Yesterday, the members of the European Parliament’s Civil Liberties Committee (LIBE) did the right thing and voted down the Commission’s proposal to impose upload filters on online platforms. The LIBE opinion, which was drafted by Polish EPP MEP Michał Boni and adopted with a clear majority of 36 votes for and just 5 against, dismantles the most problematic aspects of Article 13 of the Commission’s proposal: the members of the LIBE committee voted to remove the obligation for online platforms to use automated content recognition technologies to filter all user uploads in order to prevent users of these platforms from sharing copyrighted materials without permission from rights holders. The opinion also proposes strengthening user’s ability to contest the takedown of works they’ve uploaded.
Members of Parliament are recognizing the dangers upload filters pose to freedom of expresion..
While this approach is not perfect (as we have repeatedly said Article 13 should be deleted from the proposed directive), it shows that the members of the European Parliament are not willing to blindly follow the attempts by the music industry and the Commission to give big rightsholders more control over how we create, share and access content online. It is encouraging to see that the members of Parliament have listened to the arguments against automated upload filters, such as the recent warning by more than 50 prominent professors and scholars of copyright and internet law that automated filtering systems “would deprive users of the room for freedom of expression” and the open letter that we co-signed with 50 human rights and civil liberties organisations, which pointed out that content filters would both “limit the freedom to impart information […], and the freedom to receive information on the other.”
LIBE is now the second committee of the European Parliament that is calling for a halt to the automated content filtering plans proposed by the Commission.

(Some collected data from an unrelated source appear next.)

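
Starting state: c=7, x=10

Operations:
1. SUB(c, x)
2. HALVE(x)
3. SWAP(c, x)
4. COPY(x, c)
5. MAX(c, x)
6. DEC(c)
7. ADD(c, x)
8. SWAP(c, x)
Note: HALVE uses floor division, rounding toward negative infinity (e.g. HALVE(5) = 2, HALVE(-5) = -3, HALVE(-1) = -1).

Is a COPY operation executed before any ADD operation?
Yes

First COPY: step 4
First ADD: step 7
Since 4 < 7, COPY comes first.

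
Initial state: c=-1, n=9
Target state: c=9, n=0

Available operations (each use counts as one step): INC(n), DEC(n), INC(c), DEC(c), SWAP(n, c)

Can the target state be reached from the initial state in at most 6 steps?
Yes

Path (2 steps): INC(c) → SWAP(n, c)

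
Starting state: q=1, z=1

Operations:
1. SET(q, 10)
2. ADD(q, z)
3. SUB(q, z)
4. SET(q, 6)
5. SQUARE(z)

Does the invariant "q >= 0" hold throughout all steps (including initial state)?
Yes

The invariant holds at every step.

State at each step:
Initial: q=1, z=1
After step 1: q=10, z=1
After step 2: q=11, z=1
After step 3: q=10, z=1
After step 4: q=6, z=1
After step 5: q=6, z=1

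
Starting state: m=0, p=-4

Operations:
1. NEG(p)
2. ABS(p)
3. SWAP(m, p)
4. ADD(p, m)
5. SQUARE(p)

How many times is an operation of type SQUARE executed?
1

Counting SQUARE operations:
Step 5: SQUARE(p) ← SQUARE
Total: 1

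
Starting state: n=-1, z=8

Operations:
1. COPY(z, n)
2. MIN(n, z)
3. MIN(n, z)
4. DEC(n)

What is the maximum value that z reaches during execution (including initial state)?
8

Values of z at each step:
Initial: z = 8 ← maximum
After step 1: z = -1
After step 2: z = -1
After step 3: z = -1
After step 4: z = -1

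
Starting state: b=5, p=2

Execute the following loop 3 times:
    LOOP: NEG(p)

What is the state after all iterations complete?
b=5, p=-2

Iteration trace:
Start: b=5, p=2
After iteration 1: b=5, p=-2
After iteration 2: b=5, p=2
After iteration 3: b=5, p=-2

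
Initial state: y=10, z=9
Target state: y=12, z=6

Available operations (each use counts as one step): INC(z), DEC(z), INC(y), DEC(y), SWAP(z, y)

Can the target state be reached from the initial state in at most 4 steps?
No

The target state cannot be reached within 4 steps.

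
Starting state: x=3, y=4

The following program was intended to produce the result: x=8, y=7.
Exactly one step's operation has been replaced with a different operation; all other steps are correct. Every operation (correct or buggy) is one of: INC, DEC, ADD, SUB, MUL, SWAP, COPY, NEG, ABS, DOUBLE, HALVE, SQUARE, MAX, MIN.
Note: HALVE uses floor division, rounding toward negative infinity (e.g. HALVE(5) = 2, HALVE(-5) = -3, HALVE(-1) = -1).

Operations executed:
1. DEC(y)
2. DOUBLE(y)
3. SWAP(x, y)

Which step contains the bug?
Step 1

Trace with buggy code:
Initial: x=3, y=4
After step 1: x=3, y=3
After step 2: x=3, y=6
After step 3: x=6, y=3
Actual final x=6, y=3 ≠ expected x=8, y=7.
Step 1 is the only position where a single-operation replacement can produce the expected result.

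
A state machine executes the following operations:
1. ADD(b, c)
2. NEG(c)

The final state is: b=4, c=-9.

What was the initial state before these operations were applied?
b=-5, c=9

Working backwards:
Final state: b=4, c=-9
Before step 2 (NEG(c)): b=4, c=9
Before step 1 (ADD(b, c)): b=-5, c=9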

Back in July the Internal Market and Consumer Protection Committee (IMCO) adopted the same amendments that were adopted yesterday by LIBE. While both committees will be at the table when the leading JURI committee discusses these plans, it is far from certain that the Committee on Legal Affairs will follow the line established by them.
…while Member States continue to push for mandatory censorship filters
Outside of the European Parliament the LIBE vote also sends a strong signal to the Member States who are discussing this issue in parallel. The Estonian presidency has proposed a new compromise text on article 13 that will be discussed among the member states later this week. The language proposed by the Estonian proposal significantly overhauls the Commission’s proposal, but that new coat of paint cannot hide the fact that it still tries to force online platforms to implement automated content filtering technologies.

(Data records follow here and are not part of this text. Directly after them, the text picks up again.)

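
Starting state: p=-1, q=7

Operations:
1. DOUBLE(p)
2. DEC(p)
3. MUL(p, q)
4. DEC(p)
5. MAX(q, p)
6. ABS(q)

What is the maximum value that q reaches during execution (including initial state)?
7

Values of q at each step:
Initial: q = 7 ← maximum
After step 1: q = 7
After step 2: q = 7
After step 3: q = 7
After step 4: q = 7
After step 5: q = 7
After step 6: q = 7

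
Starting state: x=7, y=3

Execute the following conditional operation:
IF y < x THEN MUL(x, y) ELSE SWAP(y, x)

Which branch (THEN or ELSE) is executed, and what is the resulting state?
Branch: THEN, Final state: x=21, y=3

Evaluating condition: y < x
y = 3, x = 7
Condition is True, so THEN branch executes
After MUL(x, y): x=21, y=3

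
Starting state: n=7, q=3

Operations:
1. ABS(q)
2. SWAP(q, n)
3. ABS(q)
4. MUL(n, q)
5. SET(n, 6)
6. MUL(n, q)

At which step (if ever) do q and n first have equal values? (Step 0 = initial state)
Never

q and n never become equal during execution.

Comparing values at each step:
Initial: q=3, n=7
After step 1: q=3, n=7
After step 2: q=7, n=3
After step 3: q=7, n=3
After step 4: q=7, n=21
After step 5: q=7, n=6
After step 6: q=7, n=42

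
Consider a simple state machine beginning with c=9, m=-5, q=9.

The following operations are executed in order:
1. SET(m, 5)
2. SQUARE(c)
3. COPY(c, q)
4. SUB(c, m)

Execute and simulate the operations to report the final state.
{c: 4, m: 5, q: 9}

Step-by-step execution:
Initial: c=9, m=-5, q=9
After step 1 (SET(m, 5)): c=9, m=5, q=9
After step 2 (SQUARE(c)): c=81, m=5, q=9
After step 3 (COPY(c, q)): c=9, m=5, q=9
After step 4 (SUB(c, m)): c=4, m=5, q=9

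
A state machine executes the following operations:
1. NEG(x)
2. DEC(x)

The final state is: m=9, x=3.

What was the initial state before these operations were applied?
m=9, x=-4

Working backwards:
Final state: m=9, x=3
Before step 2 (DEC(x)): m=9, x=4
Before step 1 (NEG(x)): m=9, x=-4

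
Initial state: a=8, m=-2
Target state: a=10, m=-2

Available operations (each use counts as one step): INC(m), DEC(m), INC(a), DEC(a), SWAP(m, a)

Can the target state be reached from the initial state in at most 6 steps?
Yes

Path (2 steps): INC(a) → INC(a)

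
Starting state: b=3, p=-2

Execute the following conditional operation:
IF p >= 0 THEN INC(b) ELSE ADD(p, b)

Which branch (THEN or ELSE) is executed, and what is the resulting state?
Branch: ELSE, Final state: b=3, p=1

Evaluating condition: p >= 0
p = -2
Condition is False, so ELSE branch executes
After ADD(p, b): b=3, p=1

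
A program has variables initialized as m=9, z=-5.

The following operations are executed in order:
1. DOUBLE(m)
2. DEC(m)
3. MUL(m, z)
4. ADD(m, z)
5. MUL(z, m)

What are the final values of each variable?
{m: -90, z: 450}

Step-by-step execution:
Initial: m=9, z=-5
After step 1 (DOUBLE(m)): m=18, z=-5
After step 2 (DEC(m)): m=17, z=-5
After step 3 (MUL(m, z)): m=-85, z=-5
After step 4 (ADD(m, z)): m=-90, z=-5
After step 5 (MUL(z, m)): m=-90, z=450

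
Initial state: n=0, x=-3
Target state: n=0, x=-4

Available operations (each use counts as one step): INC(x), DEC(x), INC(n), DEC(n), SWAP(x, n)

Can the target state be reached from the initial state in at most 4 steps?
Yes

Path (1 step): DEC(x)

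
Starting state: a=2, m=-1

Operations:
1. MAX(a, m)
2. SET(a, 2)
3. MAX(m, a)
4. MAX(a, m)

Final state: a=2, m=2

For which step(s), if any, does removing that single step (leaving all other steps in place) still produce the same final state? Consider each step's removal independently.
Step(s) 1, 2, 4

Testing removal of each single step:
Without step 1: final = a=2, m=2 (same)
Without step 2: final = a=2, m=2 (same)
Without step 3: final = a=2, m=-1 (different)
Without step 4: final = a=2, m=2 (same)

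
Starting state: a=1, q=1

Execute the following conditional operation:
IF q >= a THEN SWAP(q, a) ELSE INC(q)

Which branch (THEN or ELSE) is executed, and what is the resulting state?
Branch: THEN, Final state: a=1, q=1

Evaluating condition: q >= a
q = 1, a = 1
Condition is True, so THEN branch executes
After SWAP(q, a): a=1, q=1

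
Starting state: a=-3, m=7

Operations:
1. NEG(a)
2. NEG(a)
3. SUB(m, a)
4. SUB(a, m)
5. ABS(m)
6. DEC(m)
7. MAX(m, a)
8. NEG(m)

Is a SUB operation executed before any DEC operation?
Yes

First SUB: step 3
First DEC: step 6
Since 3 < 6, SUB comes first.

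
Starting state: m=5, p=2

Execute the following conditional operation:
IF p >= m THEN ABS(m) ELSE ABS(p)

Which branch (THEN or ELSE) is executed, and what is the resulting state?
Branch: ELSE, Final state: m=5, p=2

Evaluating condition: p >= m
p = 2, m = 5
Condition is False, so ELSE branch executes
After ABS(p): m=5, p=2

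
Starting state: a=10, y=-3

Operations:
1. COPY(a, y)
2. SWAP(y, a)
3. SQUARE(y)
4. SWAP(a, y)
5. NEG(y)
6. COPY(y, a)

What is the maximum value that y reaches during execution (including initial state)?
9

Values of y at each step:
Initial: y = -3
After step 1: y = -3
After step 2: y = -3
After step 3: y = 9 ← maximum
After step 4: y = -3
After step 5: y = 3
After step 6: y = 9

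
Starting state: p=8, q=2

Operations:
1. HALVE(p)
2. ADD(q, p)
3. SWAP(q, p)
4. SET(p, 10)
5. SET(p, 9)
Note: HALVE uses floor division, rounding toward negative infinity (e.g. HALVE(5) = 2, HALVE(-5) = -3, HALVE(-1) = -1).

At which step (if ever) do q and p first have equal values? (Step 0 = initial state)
Never

q and p never become equal during execution.

Comparing values at each step:
Initial: q=2, p=8
After step 1: q=2, p=4
After step 2: q=6, p=4
After step 3: q=4, p=6
After step 4: q=4, p=10
After step 5: q=4, p=9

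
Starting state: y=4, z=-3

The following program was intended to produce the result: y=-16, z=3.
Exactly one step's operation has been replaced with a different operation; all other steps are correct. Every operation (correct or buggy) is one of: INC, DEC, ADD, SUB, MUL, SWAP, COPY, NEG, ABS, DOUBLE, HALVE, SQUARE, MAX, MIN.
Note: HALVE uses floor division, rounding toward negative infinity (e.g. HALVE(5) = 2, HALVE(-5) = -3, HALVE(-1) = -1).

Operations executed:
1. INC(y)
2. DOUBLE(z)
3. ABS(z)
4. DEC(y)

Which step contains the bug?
Step 2

Trace with buggy code:
Initial: y=4, z=-3
After step 1: y=5, z=-3
After step 2: y=5, z=-6
After step 3: y=5, z=6
After step 4: y=4, z=6
Actual final y=4, z=6 ≠ expected y=-16, z=3.
Step 2 is the only position where a single-operation replacement can produce the expected result.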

It does so by creating a parallel liability regime for “Online Content Sharing Service Providers” (OCSSPs) that strongly incentivises them to employ technological measures that “prevent the availability on [their] services of unauthorised works or other subject-matter identified by rightholders”. Or put into plain language: OCSSPs need to employ content filtering technology or they are liable for copyright infringements of their users (which is a risk that no platform operator will be willing to take on).
What the Member States fail to understand (and what the members of both LIBE and IMCO seem to have gasped) is that open online platforms are much more than just convenient content distribution platforms for big rightsholders: they are the space where an increasingly diverse field of creators and consumers meet each other to explore, create, remix and discover culture. Requiring these platforms to behave in accordance to the perceived needs of big rights holders, as laid down in the Commission’s proposal or the new Council text will kill off what makes these platforms special and misunderstands their importance to contemporary cultural production.
Member States must understand that by following the demands of rightsholders they are risking to put online platforms into a straightjacket that robs them of all the aspects that make them unique. Apart from the legacy intermediaries who mourn the time when they were in full control of the distribution mechanisms for culture, no one wants to turn the internet into a lame copy the broadcast mediums that shaped how we could access and interact with culture during the second half of the 20th century (the internet is more than a high resolution version of the glorious minitel).